Counting the cost of not intervening early for young children and families – welcoming the new report from the Royal Foundation

Isos Partnership very warmly welcomes the announcement of the Royal Foundation's new Centre for Early Childhood and we are pleased to have been able to play a role in supporting their launch report: Big Change Starts Small.

The report draws on brain science to make the critical link between how effectively we, as a society, support children and families in the first five years, and later life outcomes. It also includes new analysis from colleagues at LSE who calculate the annual public costs of late intervention to be at least £16.13billion – for context, that is nearly five times the annual spend on childcare entitlements and 44 times what was spent on specialist perinatal mental health over the past five years. The LSE figures suggest that local authorities bear much of the brunt of these costs through, for example, children's social care and costs associated with school exclusions. This is part of a well-documented national trend that has seen spending on looked-after children rise significantly and left early help and children's centres particularly vulnerable to the impacts of austerity. There are likely to be other long-term costs for the NHS and criminal justice system from failing to act preventatively, which it was not possible to capture fully.

In an era of renewed tight public spending, the focus on long-term cost-benefit analysis feels like a particularly important contribution. Whilst no-one would claim that it would be possible to avoid entirely the costs of “late intervention” through earlier spending upstream (indeed the report does not make this claim), it is a powerful reminder of the value of prevention. Many of the local authorities we have worked with over the last ten years have made positive decisions to continue to invest in early help and children’s centres. Yet as our recent Working for Babies report for the First 1001 Days Movement illustrates, there is significant variation locally in how effectively support for 0-2-year-olds is working and how resilient it is.

The “buzz” in this area now is Andrea Leadsom’s proposed Family Hubs.

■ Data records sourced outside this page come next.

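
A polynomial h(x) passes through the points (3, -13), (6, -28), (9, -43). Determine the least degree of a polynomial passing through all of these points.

Forward differences of the values at x = 3, 6, 9:
  h  : -13  -28  -43
  Δ  : -15  -15
  Δ^2: 0
The first differences are constant (-15) and nonzero, while all higher differences vanish, so the minimal degree is 1.

1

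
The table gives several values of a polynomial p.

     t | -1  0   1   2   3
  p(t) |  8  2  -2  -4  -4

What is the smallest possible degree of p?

2

Forward differences of the values at t = -1, 0, 1, 2, 3:
  p  : 8  2  -2  -4  -4
  Δ  : -6  -4  -2  0
  Δ^2: 2  2  2
  Δ^3: 0  0
  Δ^4: 0
The second differences are constant (2) and nonzero, while all higher differences vanish, so the minimal degree is 2.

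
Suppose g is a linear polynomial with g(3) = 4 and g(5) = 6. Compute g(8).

9

Using the Lagrange interpolation formula with nodes 3, 5:
  L_0(u) = (u - 5) / -2
  L_1(u) = (u - 3) / 2
Then g(u) = 4·L_0(u) + 6·L_1(u).
Expanding and collecting terms gives g(u) = u + 1.
Evaluating at u = 8: g(8) = 9.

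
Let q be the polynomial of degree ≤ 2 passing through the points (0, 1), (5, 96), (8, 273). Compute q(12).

649

Write q(t) = at^2 + bt + c. Substituting each data point gives a linear system:
  c = 1
  25a + 5b + c = 96
  64a + 8b + c = 273
Solving the system yields a = 5, b = -6, c = 1.
So q(t) = 5t^2 - 6t + 1.
Then q(12) = 649.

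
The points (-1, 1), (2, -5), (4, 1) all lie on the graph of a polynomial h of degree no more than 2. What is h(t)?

h(t) = t^2 - 3t - 3

Write h(t) = at^2 + bt + c. Substituting each data point gives a linear system:
  a - b + c = 1
  4a + 2b + c = -5
  16a + 4b + c = 1
Solving the system yields a = 1, b = -3, c = -3.
So h(t) = t^2 - 3t - 3.
Check: h(2) = -5. ✓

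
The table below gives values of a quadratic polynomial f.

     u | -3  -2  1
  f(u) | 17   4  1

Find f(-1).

-3

Using the Lagrange interpolation formula with nodes -3, -2, 1:
  L_0(u) = (u + 2)(u - 1) / 4
  L_1(u) = (u + 3)(u - 1) / -3
  L_2(u) = (u + 3)(u + 2) / 12
Then f(u) = 17·L_0(u) + 4·L_1(u) + 1·L_2(u).
Expanding and collecting terms gives f(u) = 3u^2 + 2u - 4.
Evaluating at u = -1: f(-1) = -3.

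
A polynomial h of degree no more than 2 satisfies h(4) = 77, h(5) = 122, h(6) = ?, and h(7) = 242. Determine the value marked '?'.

177

The 3 known points determine the degree-2 polynomial uniquely.
Write h(u) = au^2 + bu + c. Substituting each data point gives a linear system:
  16a + 4b + c = 77
  25a + 5b + c = 122
  49a + 7b + c = 242
Solving the system yields a = 5, b = 0, c = -3.
So h(u) = 5u² - 3.
Then h(6) = 177.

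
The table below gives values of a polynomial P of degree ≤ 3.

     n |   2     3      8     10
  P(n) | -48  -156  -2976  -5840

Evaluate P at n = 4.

Write P(n) = an^3 + bn^2 + cn + d. Substituting each data point gives a linear system:
  8a + 4b + 2c + d = -48
  27a + 9b + 3c + d = -156
  512a + 64b + 8c + d = -2976
  1000a + 100b + 10c + d = -5840
Solving the system yields a = -6, b = 2, c = -4, d = 0.
So P(n) = -6n^3 + 2n^2 - 4n.
Then P(4) = -368.

-368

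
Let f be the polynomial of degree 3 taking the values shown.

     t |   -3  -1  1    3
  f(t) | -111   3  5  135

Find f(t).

f(t) = 5t^3 + t^2 - 4t + 3

Write f(t) = at^3 + bt^2 + ct + d. Substituting each data point gives a linear system:
  -27a + 9b - 3c + d = -111
  -a + b - c + d = 3
  a + b + c + d = 5
  27a + 9b + 3c + d = 135
Solving the system yields a = 5, b = 1, c = -4, d = 3.
So f(t) = 5t³ + t² - 4t + 3.
Check: f(1) = 5. ✓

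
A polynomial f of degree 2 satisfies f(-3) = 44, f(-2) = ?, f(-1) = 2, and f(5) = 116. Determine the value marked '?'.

The 3 known points determine the degree-2 polynomial uniquely.
Write f(t) = at^2 + bt + c. Substituting each data point gives a linear system:
  9a - 3b + c = 44
  a - b + c = 2
  25a + 5b + c = 116
Solving the system yields a = 5, b = -1, c = -4.
So f(t) = 5t² - t - 4.
Then f(-2) = 18.

18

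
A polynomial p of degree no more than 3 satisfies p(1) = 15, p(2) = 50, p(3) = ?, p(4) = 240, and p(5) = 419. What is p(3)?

121

On equispaced nodes a degree-3 polynomial has vanishing fourth forward difference, so
  p(1) - 4·p(2) + 6·p(3) - 4·p(4) + p(5) = 0.
Substituting the known values and solving for p(3):
  6·p(3) = 726
  p(3) = 121.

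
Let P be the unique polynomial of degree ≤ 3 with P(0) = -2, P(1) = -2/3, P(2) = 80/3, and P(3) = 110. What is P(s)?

P(s) = 5s^3 - 2s^2 - (5/3)s - 2

Write P(s) = as^3 + bs^2 + cs + d. Substituting each data point gives a linear system:
  d = -2
  a + b + c + d = -2/3
  8a + 4b + 2c + d = 80/3
  27a + 9b + 3c + d = 110
Solving the system yields a = 5, b = -2, c = -5/3, d = -2.
So P(s) = 5s³ - 2s² - (5/3)s - 2.
Check: P(3) = 110. ✓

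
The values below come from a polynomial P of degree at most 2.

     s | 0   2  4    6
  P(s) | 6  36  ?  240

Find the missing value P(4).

On equispaced nodes a degree-2 polynomial has vanishing third forward difference, so
  - P(0) + 3·P(2) - 3·P(4) + P(6) = 0.
Substituting the known values and solving for P(4):
  -3·P(4) = -342
  P(4) = 114.

114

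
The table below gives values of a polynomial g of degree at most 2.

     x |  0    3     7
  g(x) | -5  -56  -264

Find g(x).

g(x) = -5x^2 - 2x - 5

Using the Lagrange interpolation formula with nodes 0, 3, 7:
  L_0(x) = (x - 3)(x - 7) / 21
  L_1(x) = x(x - 7) / -12
  L_2(x) = x(x - 3) / 28
Then g(x) = -5·L_0(x) - 56·L_1(x) - 264·L_2(x).
Expanding and collecting terms gives g(x) = -5x^2 - 2x - 5.
Check: g(7) = -264. ✓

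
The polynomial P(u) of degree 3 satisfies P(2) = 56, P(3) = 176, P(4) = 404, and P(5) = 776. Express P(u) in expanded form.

P(u) = 6u^3 + 6u - 4

Write P(u) = au^3 + bu^2 + cu + d. Substituting each data point gives a linear system:
  8a + 4b + 2c + d = 56
  27a + 9b + 3c + d = 176
  64a + 16b + 4c + d = 404
  125a + 25b + 5c + d = 776
Solving the system yields a = 6, b = 0, c = 6, d = -4.
So P(u) = 6u³ + 6u - 4.
Check: P(5) = 776. ✓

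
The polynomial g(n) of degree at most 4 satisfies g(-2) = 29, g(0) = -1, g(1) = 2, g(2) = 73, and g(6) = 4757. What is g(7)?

Write g(n) = an^4 + bn^3 + cn^2 + dn + e. Substituting each data point gives a linear system:
  16a - 8b + 4c - 2d + e = 29
  e = -1
  a + b + c + d + e = 2
  16a + 8b + 4c + 2d + e = 73
  1296a + 216b + 36c + 6d + e = 4757
Solving the system yields a = 3, b = 4, c = 1, d = -5, e = -1.
So g(n) = 3n^4 + 4n^3 + n^2 - 5n - 1.
Then g(7) = 8588.

8588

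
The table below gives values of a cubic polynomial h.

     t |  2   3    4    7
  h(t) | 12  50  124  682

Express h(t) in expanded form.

h(t) = 2t^3 - 4

Using the Lagrange interpolation formula with nodes 2, 3, 4, 7:
  L_0(t) = (t - 3)(t - 4)(t - 7) / -10
  L_1(t) = (t - 2)(t - 4)(t - 7) / 4
  L_2(t) = (t - 2)(t - 3)(t - 7) / -6
  L_3(t) = (t - 2)(t - 3)(t - 4) / 60
Then h(t) = 12·L_0(t) + 50·L_1(t) + 124·L_2(t) + 682·L_3(t).
Expanding and collecting terms gives h(t) = 2t^3 - 4.
Check: h(2) = 12. ✓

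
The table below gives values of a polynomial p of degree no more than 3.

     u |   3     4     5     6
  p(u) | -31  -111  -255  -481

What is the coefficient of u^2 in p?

Write p(u) = au^3 + bu^2 + cu + d. Substituting each data point gives a linear system:
  27a + 9b + 3c + d = -31
  64a + 16b + 4c + d = -111
  125a + 25b + 5c + d = -255
  216a + 36b + 6c + d = -481
Solving the system yields a = -3, b = 4, c = 3, d = 5.
So p(u) = -3u^3 + 4u^2 + 3u + 5.
The coefficient of u^2 is 4.

4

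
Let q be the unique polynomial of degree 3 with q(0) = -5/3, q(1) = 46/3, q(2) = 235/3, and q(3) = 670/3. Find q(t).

Using the Lagrange interpolation formula with nodes 0, 1, 2, 3:
  L_0(t) = (t - 1)(t - 2)(t - 3) / -6
  L_1(t) = t(t - 2)(t - 3) / 2
  L_2(t) = t(t - 1)(t - 3) / -2
  L_3(t) = t(t - 1)(t - 2) / 6
Then q(t) = -5/3·L_0(t) + 46/3·L_1(t) + 235/3·L_2(t) + 670/3·L_3(t).
Expanding and collecting terms gives q(t) = 6t^3 + 5t^2 + 6t - 5/3.
Check: q(0) = -5/3. ✓

q(t) = 6t^3 + 5t^2 + 6t - 5/3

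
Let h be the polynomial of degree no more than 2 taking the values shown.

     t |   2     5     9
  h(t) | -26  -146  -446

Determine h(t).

Write h(t) = at^2 + bt + c. Substituting each data point gives a linear system:
  4a + 2b + c = -26
  25a + 5b + c = -146
  81a + 9b + c = -446
Solving the system yields a = -5, b = -5, c = 4.
So h(t) = -5t² - 5t + 4.
Check: h(2) = -26. ✓

h(t) = -5t^2 - 5t + 4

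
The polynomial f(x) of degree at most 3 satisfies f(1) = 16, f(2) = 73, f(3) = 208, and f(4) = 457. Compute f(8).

3313

Using the Lagrange interpolation formula with nodes 1, 2, 3, 4:
  L_0(x) = (x - 2)(x - 3)(x - 4) / -6
  L_1(x) = (x - 1)(x - 3)(x - 4) / 2
  L_2(x) = (x - 1)(x - 2)(x - 4) / -2
  L_3(x) = (x - 1)(x - 2)(x - 3) / 6
Then f(x) = 16·L_0(x) + 73·L_1(x) + 208·L_2(x) + 457·L_3(x).
Expanding and collecting terms gives f(x) = 6x³ + 3x² + 6x + 1.
Evaluating at x = 8: f(8) = 3313.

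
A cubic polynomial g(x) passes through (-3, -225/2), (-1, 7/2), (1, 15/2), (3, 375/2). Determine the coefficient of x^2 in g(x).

Write g(x) = ax^3 + bx^2 + cx + d. Substituting each data point gives a linear system:
  -27a + 9b - 3c + d = -225/2
  -a + b - c + d = 7/2
  a + b + c + d = 15/2
  27a + 9b + 3c + d = 375/2
Solving the system yields a = 6, b = 4, c = -4, d = 3/2.
So g(x) = 6x^3 + 4x^2 - 4x + 3/2.
The coefficient of x^2 is 4.

4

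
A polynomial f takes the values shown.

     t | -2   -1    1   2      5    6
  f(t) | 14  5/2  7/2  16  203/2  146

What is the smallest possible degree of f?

Divided differences on the nodes -2, -1, 1, 2, 5, 6:
  order 0: 14  5/2  7/2  16  203/2  146
  order 1: -23/2  1/2  25/2  57/2  89/2
  order 2: 4  4  4  4
  order 3: 0  0  0
  order 4: 0  0
  order 5: 0
The order-2 divided differences are all 4 (nonzero) and every higher order vanishes, so the data lies on a polynomial of degree exactly 2.

2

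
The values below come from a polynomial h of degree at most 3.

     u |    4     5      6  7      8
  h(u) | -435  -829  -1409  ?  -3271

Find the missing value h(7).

On equispaced nodes a degree-3 polynomial has vanishing fourth forward difference, so
  h(4) - 4·h(5) + 6·h(6) - 4·h(7) + h(8) = 0.
Substituting the known values and solving for h(7):
  -4·h(7) = 8844
  h(7) = -2211.

-2211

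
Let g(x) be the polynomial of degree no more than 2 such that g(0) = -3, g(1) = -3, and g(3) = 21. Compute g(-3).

45

Using the Lagrange interpolation formula with nodes 0, 1, 3:
  L_0(x) = (x - 1)(x - 3) / 3
  L_1(x) = x(x - 3) / -2
  L_2(x) = x(x - 1) / 6
Then g(x) = -3·L_0(x) - 3·L_1(x) + 21·L_2(x).
Expanding and collecting terms gives g(x) = 4x^2 - 4x - 3.
Evaluating at x = -3: g(-3) = 45.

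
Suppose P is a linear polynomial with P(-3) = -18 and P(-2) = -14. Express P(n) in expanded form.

Using the Lagrange interpolation formula with nodes -3, -2:
  L_0(n) = (n + 2) / -1
  L_1(n) = (n + 3) / 1
Then P(n) = -18·L_0(n) - 14·L_1(n).
Expanding and collecting terms gives P(n) = 4n - 6.
Check: P(-2) = -14. ✓

P(n) = 4n - 6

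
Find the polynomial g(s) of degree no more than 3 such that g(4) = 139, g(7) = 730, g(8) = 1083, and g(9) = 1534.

Using the Lagrange interpolation formula with nodes 4, 7, 8, 9:
  L_0(s) = (s - 7)(s - 8)(s - 9) / -60
  L_1(s) = (s - 4)(s - 8)(s - 9) / 6
  L_2(s) = (s - 4)(s - 7)(s - 9) / -4
  L_3(s) = (s - 4)(s - 7)(s - 8) / 10
Then g(s) = 139·L_0(s) + 730·L_1(s) + 1083·L_2(s) + 1534·L_3(s).
Expanding and collecting terms gives g(s) = 2s^3 + s^2 - 5.
Check: g(7) = 730. ✓

g(s) = 2s^3 + s^2 - 5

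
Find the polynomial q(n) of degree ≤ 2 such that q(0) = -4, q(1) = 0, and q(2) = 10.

q(n) = 3n^2 + n - 4

Write q(n) = an^2 + bn + c. Substituting each data point gives a linear system:
  c = -4
  a + b + c = 0
  4a + 2b + c = 10
Solving the system yields a = 3, b = 1, c = -4.
So q(n) = 3n^2 + n - 4.
Check: q(0) = -4. ✓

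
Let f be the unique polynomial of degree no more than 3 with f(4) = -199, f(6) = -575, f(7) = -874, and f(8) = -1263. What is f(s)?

f(s) = -2s^3 - 3s^2 - 6s + 1

Write f(s) = as^3 + bs^2 + cs + d. Substituting each data point gives a linear system:
  64a + 16b + 4c + d = -199
  216a + 36b + 6c + d = -575
  343a + 49b + 7c + d = -874
  512a + 64b + 8c + d = -1263
Solving the system yields a = -2, b = -3, c = -6, d = 1.
So f(s) = -2s^3 - 3s^2 - 6s + 1.
Check: f(4) = -199. ✓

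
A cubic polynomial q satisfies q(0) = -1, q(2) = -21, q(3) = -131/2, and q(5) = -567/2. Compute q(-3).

73/2

Using the Lagrange interpolation formula with nodes 0, 2, 3, 5:
  L_0(x) = (x - 2)(x - 3)(x - 5) / -30
  L_1(x) = x(x - 3)(x - 5) / 6
  L_2(x) = x(x - 2)(x - 5) / -6
  L_3(x) = x(x - 2)(x - 3) / 30
Then q(x) = -1·L_0(x) - 21·L_1(x) - 131/2·L_2(x) - 567/2·L_3(x).
Expanding and collecting terms gives q(x) = -2x^3 - (3/2)x^2 + x - 1.
Evaluating at x = -3: q(-3) = 73/2.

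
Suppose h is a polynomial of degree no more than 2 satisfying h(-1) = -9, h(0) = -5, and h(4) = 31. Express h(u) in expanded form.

h(u) = u^2 + 5u - 5

Using the Lagrange interpolation formula with nodes -1, 0, 4:
  L_0(u) = u(u - 4) / 5
  L_1(u) = (u + 1)(u - 4) / -4
  L_2(u) = (u + 1)u / 20
Then h(u) = -9·L_0(u) - 5·L_1(u) + 31·L_2(u).
Expanding and collecting terms gives h(u) = u^2 + 5u - 5.
Check: h(-1) = -9. ✓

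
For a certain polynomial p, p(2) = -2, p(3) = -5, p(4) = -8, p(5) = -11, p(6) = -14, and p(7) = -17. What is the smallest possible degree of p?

1

Forward differences of the values at s = 2, 3, 4, 5, 6, 7:
  p  : -2  -5  -8  -11  -14  -17
  Δ  : -3  -3  -3  -3  -3
  Δ^2: 0  0  0  0
  Δ^3: 0  0  0
  Δ^4: 0  0
  Δ^5: 0
The first differences are constant (-3) and nonzero, while all higher differences vanish, so the minimal degree is 1.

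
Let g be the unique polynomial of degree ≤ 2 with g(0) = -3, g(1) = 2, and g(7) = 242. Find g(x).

Write g(x) = ax^2 + bx + c. Substituting each data point gives a linear system:
  c = -3
  a + b + c = 2
  49a + 7b + c = 242
Solving the system yields a = 5, b = 0, c = -3.
So g(x) = 5x^2 - 3.
Check: g(1) = 2. ✓

g(x) = 5x^2 - 3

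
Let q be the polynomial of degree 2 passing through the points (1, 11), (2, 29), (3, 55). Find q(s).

Using the Lagrange interpolation formula with nodes 1, 2, 3:
  L_0(s) = (s - 2)(s - 3) / 2
  L_1(s) = (s - 1)(s - 3) / -1
  L_2(s) = (s - 1)(s - 2) / 2
Then q(s) = 11·L_0(s) + 29·L_1(s) + 55·L_2(s).
Expanding and collecting terms gives q(s) = 4s² + 6s + 1.
Check: q(2) = 29. ✓

q(s) = 4s^2 + 6s + 1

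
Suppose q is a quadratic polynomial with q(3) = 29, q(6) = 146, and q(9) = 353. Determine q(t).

Write q(t) = at^2 + bt + c. Substituting each data point gives a linear system:
  9a + 3b + c = 29
  36a + 6b + c = 146
  81a + 9b + c = 353
Solving the system yields a = 5, b = -6, c = 2.
So q(t) = 5t^2 - 6t + 2.
Check: q(9) = 353. ✓

q(t) = 5t^2 - 6t + 2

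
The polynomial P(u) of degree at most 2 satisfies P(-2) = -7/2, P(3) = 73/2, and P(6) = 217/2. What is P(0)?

Using the Lagrange interpolation formula with nodes -2, 3, 6:
  L_0(u) = (u - 3)(u - 6) / 40
  L_1(u) = (u + 2)(u - 6) / -15
  L_2(u) = (u + 2)(u - 3) / 24
Then P(u) = -7/2·L_0(u) + 73/2·L_1(u) + 217/2·L_2(u).
Expanding and collecting terms gives P(u) = 2u² + 6u + 1/2.
Evaluating at u = 0: P(0) = 1/2.

1/2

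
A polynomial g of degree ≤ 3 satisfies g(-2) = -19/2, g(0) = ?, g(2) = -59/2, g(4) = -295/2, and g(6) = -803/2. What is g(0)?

1/2

On equispaced nodes a degree-3 polynomial has vanishing fourth forward difference, so
  g(-2) - 4·g(0) + 6·g(2) - 4·g(4) + g(6) = 0.
Substituting the known values and solving for g(0):
  -4·g(0) = -2
  g(0) = 1/2.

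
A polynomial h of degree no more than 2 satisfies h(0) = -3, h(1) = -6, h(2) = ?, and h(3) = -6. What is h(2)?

The 3 known points determine the degree-2 polynomial uniquely.
Write h(s) = as^2 + bs + c. Substituting each data point gives a linear system:
  c = -3
  a + b + c = -6
  9a + 3b + c = -6
Solving the system yields a = 1, b = -4, c = -3.
So h(s) = s² - 4s - 3.
Then h(2) = -7.

-7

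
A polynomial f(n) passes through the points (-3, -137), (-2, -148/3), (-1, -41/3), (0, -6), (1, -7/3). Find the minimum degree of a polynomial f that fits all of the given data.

3

Forward differences of the values at n = -3, -2, -1, 0, 1:
  f  : -137  -148/3  -41/3  -6  -7/3
  Δ  : 263/3  107/3  23/3  11/3
  Δ^2: -52  -28  -4
  Δ^3: 24  24
  Δ^4: 0
The third differences are constant (24) and nonzero, while all higher differences vanish, so the minimal degree is 3.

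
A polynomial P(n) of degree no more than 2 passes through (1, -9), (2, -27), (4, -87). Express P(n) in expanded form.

Write P(n) = an^2 + bn + c. Substituting each data point gives a linear system:
  a + b + c = -9
  4a + 2b + c = -27
  16a + 4b + c = -87
Solving the system yields a = -4, b = -6, c = 1.
So P(n) = -4n² - 6n + 1.
Check: P(4) = -87. ✓

P(n) = -4n^2 - 6n + 1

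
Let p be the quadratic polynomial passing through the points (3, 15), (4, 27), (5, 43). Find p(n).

p(n) = 2n^2 - 2n + 3

Write p(n) = an^2 + bn + c. Substituting each data point gives a linear system:
  9a + 3b + c = 15
  16a + 4b + c = 27
  25a + 5b + c = 43
Solving the system yields a = 2, b = -2, c = 3.
So p(n) = 2n² - 2n + 3.
Check: p(3) = 15. ✓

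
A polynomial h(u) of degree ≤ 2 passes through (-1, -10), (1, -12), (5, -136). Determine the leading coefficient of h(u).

Write h(u) = au^2 + bu + c. Substituting each data point gives a linear system:
  a - b + c = -10
  a + b + c = -12
  25a + 5b + c = -136
Solving the system yields a = -5, b = -1, c = -6.
So h(u) = -5u^2 - u - 6.
The leading coefficient is -5.

-5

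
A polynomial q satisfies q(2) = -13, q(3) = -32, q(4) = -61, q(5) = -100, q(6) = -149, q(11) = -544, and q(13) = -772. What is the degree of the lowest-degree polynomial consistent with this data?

2

Divided differences on the nodes 2, 3, 4, 5, 6, 11, 13:
  order 0: -13  -32  -61  -100  -149  -544  -772
  order 1: -19  -29  -39  -49  -79  -114
  order 2: -5  -5  -5  -5  -5
  order 3: 0  0  0  0
  order 4: 0  0  0
  order 5: 0  0
  order 6: 0
The order-2 divided differences are all -5 (nonzero) and every higher order vanishes, so the data lies on a polynomial of degree exactly 2.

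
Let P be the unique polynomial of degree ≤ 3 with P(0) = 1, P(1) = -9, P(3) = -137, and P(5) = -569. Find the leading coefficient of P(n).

Write P(n) = an^3 + bn^2 + cn + d. Substituting each data point gives a linear system:
  d = 1
  a + b + c + d = -9
  27a + 9b + 3c + d = -137
  125a + 25b + 5c + d = -569
Solving the system yields a = -4, b = -2, c = -4, d = 1.
So P(n) = -4n^3 - 2n^2 - 4n + 1.
The leading coefficient is -4.

-4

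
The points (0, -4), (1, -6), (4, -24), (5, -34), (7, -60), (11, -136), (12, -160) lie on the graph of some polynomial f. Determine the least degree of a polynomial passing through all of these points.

2

Divided differences on the nodes 0, 1, 4, 5, 7, 11, 12:
  order 0: -4  -6  -24  -34  -60  -136  -160
  order 1: -2  -6  -10  -13  -19  -24
  order 2: -1  -1  -1  -1  -1
  order 3: 0  0  0  0
  order 4: 0  0  0
  order 5: 0  0
  order 6: 0
The order-2 divided differences are all -1 (nonzero) and every higher order vanishes, so the data lies on a polynomial of degree exactly 2.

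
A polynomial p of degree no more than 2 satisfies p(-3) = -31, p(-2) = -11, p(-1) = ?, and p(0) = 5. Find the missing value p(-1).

1

The 3 known points determine the degree-2 polynomial uniquely.
Write p(t) = at^2 + bt + c. Substituting each data point gives a linear system:
  9a - 3b + c = -31
  4a - 2b + c = -11
  c = 5
Solving the system yields a = -4, b = 0, c = 5.
So p(t) = -4t^2 + 5.
Then p(-1) = 1.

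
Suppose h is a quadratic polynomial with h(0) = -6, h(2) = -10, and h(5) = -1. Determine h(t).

h(t) = t^2 - 4t - 6

Using the Lagrange interpolation formula with nodes 0, 2, 5:
  L_0(t) = (t - 2)(t - 5) / 10
  L_1(t) = t(t - 5) / -6
  L_2(t) = t(t - 2) / 15
Then h(t) = -6·L_0(t) - 10·L_1(t) - 1·L_2(t).
Expanding and collecting terms gives h(t) = t² - 4t - 6.
Check: h(0) = -6. ✓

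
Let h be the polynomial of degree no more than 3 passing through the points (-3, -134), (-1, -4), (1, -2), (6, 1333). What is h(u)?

Write h(u) = au^3 + bu^2 + cu + d. Substituting each data point gives a linear system:
  -27a + 9b - 3c + d = -134
  -a + b - c + d = -4
  a + b + c + d = -2
  216a + 36b + 6c + d = 1333
Solving the system yields a = 6, b = 2, c = -5, d = -5.
So h(u) = 6u³ + 2u² - 5u - 5.
Check: h(6) = 1333. ✓

h(u) = 6u^3 + 2u^2 - 5u - 5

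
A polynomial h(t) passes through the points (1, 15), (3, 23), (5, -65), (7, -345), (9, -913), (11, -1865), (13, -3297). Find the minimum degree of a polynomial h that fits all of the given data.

Forward differences of the values at t = 1, 3, 5, 7, 9, 11, 13:
  h  : 15  23  -65  -345  -913  -1865  -3297
  Δ  : 8  -88  -280  -568  -952  -1432
  Δ^2: -96  -192  -288  -384  -480
  Δ^3: -96  -96  -96  -96
  Δ^4: 0  0  0
  Δ^5: 0  0
  Δ^6: 0
The third differences are constant (-96) and nonzero, while all higher differences vanish, so the minimal degree is 3.

3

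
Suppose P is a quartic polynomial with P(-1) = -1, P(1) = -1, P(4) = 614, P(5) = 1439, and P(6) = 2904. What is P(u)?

P(u) = 2u^4 + u^3 + 3u^2 - u - 6

Write P(u) = au^4 + bu^3 + cu^2 + du + e. Substituting each data point gives a linear system:
  a - b + c - d + e = -1
  a + b + c + d + e = -1
  256a + 64b + 16c + 4d + e = 614
  625a + 125b + 25c + 5d + e = 1439
  1296a + 216b + 36c + 6d + e = 2904
Solving the system yields a = 2, b = 1, c = 3, d = -1, e = -6.
So P(u) = 2u^4 + u^3 + 3u^2 - u - 6.
Check: P(-1) = -1. ✓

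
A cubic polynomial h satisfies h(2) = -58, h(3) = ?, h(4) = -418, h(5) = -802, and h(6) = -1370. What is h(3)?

The 4 known points determine the degree-3 polynomial uniquely.
Write h(u) = au^3 + bu^2 + cu + d. Substituting each data point gives a linear system:
  8a + 4b + 2c + d = -58
  64a + 16b + 4c + d = -418
  125a + 25b + 5c + d = -802
  216a + 36b + 6c + d = -1370
Solving the system yields a = -6, b = -2, c = 0, d = -2.
So h(u) = -6u³ - 2u² - 2.
Then h(3) = -182.

-182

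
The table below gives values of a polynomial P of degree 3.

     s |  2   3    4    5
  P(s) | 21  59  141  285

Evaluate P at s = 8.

Forward differences of the values at s = 2, 3, 4, 5:
  P  : 21  59  141  285
  Δ  : 38  82  144
  Δ^2: 44  62
  Δ^3: 18
The third differences are constant, confirming degree 3.
Interpolating (Newton forward form) and evaluating at s = 8 gives P(8) = 1269.

1269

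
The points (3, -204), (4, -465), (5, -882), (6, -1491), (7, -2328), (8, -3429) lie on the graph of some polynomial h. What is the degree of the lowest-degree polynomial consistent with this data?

3

Forward differences of the values at n = 3, 4, 5, 6, 7, 8:
  h  : -204  -465  -882  -1491  -2328  -3429
  Δ  : -261  -417  -609  -837  -1101
  Δ^2: -156  -192  -228  -264
  Δ^3: -36  -36  -36
  Δ^4: 0  0
  Δ^5: 0
The third differences are constant (-36) and nonzero, while all higher differences vanish, so the minimal degree is 3.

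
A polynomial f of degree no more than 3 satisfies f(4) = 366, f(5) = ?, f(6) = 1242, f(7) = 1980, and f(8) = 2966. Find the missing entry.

716

On equispaced nodes a degree-3 polynomial has vanishing fourth forward difference, so
  f(4) - 4·f(5) + 6·f(6) - 4·f(7) + f(8) = 0.
Substituting the known values and solving for f(5):
  -4·f(5) = -2864
  f(5) = 716.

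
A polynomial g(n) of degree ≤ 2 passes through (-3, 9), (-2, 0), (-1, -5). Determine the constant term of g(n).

Write g(n) = an^2 + bn + c. Substituting each data point gives a linear system:
  9a - 3b + c = 9
  4a - 2b + c = 0
  a - b + c = -5
Solving the system yields a = 2, b = 1, c = -6.
So g(n) = 2n^2 + n - 6.
The constant term is -6.

-6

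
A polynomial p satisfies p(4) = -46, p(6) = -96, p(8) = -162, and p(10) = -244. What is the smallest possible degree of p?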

All is still to play for, both in terms of how they are defined and the extent of financial support that underpins them. Work we have been doing engaging professionals and local service leaders across the country on the question of how they “build back better for babies” suggests there is no shortage of ideas from the frontline in this space. Many professionals and leaders report that they have developed a far more sophisticated and dynamic understanding of the needs of families through their work in the pandemic, and that their services have strengthened through new and stronger local relationships and collaborations. They are keen to harness the power of these changes in a new, flexible, integrated and place-based offers for families. In areas where leaders are strongly committed to this agenda – frequently the ones who have also managed to preserve their focus on early support and prevention – they are already taking steps toward this. The challenge now for national policy-makers is to ensure that local areas that are not in this position do not “miss the moment”. We will be publishing a pamphlet with the First 1001 Days Movement reporting on this work before the summer.